On Jan. 22, just when Fraschilla was ready to dismiss headstrong point guard Marlon Parmer, his best all-around player, Parmer quit after the Lobos' 81-51 home loss to Utah. He said he could no longer stomach the coach's negativity, a charge leveled by many of the nine players who have left Fraschilla's program after short stays.
Fraschilla said Parmer's exit lifted a "black cloud" from the team, and his allegations were "a bunch of baloney coming from a selfish kid with a selfish father, period."
"I can't believe Fraschilla would let him go," UNLV's Johnson said of Parmer, his former high school teammate at Verbum Dei in Los Angeles. "I don't know what the issue was. If (Parmer) is sitting in the stands, he's going to hear from me."
There are other pressing issues for the Lobos. They absorbed a second straight home loss Saturday against San Diego State, 78-65, as top scorer Ruben Douglas (15.8) made only 1 of 12 shots. New Mexico had one basket in the final six-plus minutes.

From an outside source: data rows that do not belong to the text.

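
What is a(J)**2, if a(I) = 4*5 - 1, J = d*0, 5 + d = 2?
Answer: 361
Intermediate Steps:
d = -3 (d = -5 + 2 = -3)
J = 0 (J = -3*0 = 0)
a(I) = 19 (a(I) = 20 - 1 = 19)
a(J)**2 = 19**2 = 361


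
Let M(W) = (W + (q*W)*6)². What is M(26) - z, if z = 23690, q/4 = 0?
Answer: -23014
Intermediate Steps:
q = 0 (q = 4*0 = 0)
M(W) = W² (M(W) = (W + (0*W)*6)² = (W + 0*6)² = (W + 0)² = W²)
M(26) - z = 26² - 1*23690 = 676 - 23690 = -23014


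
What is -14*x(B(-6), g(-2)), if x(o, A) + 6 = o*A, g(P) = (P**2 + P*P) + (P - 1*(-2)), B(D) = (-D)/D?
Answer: 196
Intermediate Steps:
B(D) = -1
g(P) = 2 + P + 2*P**2 (g(P) = (P**2 + P**2) + (P + 2) = 2*P**2 + (2 + P) = 2 + P + 2*P**2)
x(o, A) = -6 + A*o (x(o, A) = -6 + o*A = -6 + A*o)
-14*x(B(-6), g(-2)) = -14*(-6 + (2 - 2 + 2*(-2)**2)*(-1)) = -14*(-6 + (2 - 2 + 2*4)*(-1)) = -14*(-6 + (2 - 2 + 8)*(-1)) = -14*(-6 + 8*(-1)) = -14*(-6 - 8) = -14*(-14) = 196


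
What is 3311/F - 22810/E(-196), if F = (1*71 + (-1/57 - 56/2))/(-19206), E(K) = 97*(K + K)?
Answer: -703189722703/475300 ≈ -1.4795e+6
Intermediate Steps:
E(K) = 194*K (E(K) = 97*(2*K) = 194*K)
F = -1225/547371 (F = (71 + (-1*1/57 - 56*½))*(-1/19206) = (71 + (-1/57 - 28))*(-1/19206) = (71 - 1597/57)*(-1/19206) = (2450/57)*(-1/19206) = -1225/547371 ≈ -0.0022380)
3311/F - 22810/E(-196) = 3311/(-1225/547371) - 22810/(194*(-196)) = 3311*(-547371/1225) - 22810/(-38024) = -258906483/175 - 22810*(-1/38024) = -258906483/175 + 11405/19012 = -703189722703/475300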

If that wasn't enough, Fraschilla was hospitalized briefly last week because of kidney stones.
But Spoonhour does not want UNLV lulled to sleep by thinking the Lobos can be easily beaten.
"I don't know if they're in as much trouble as people think. They're pretty good," he said. "They've got good athletes and guys who can score. Particularly when they're at home and also coming off two (home) losses, I imagine we'll get their best effort and best attention."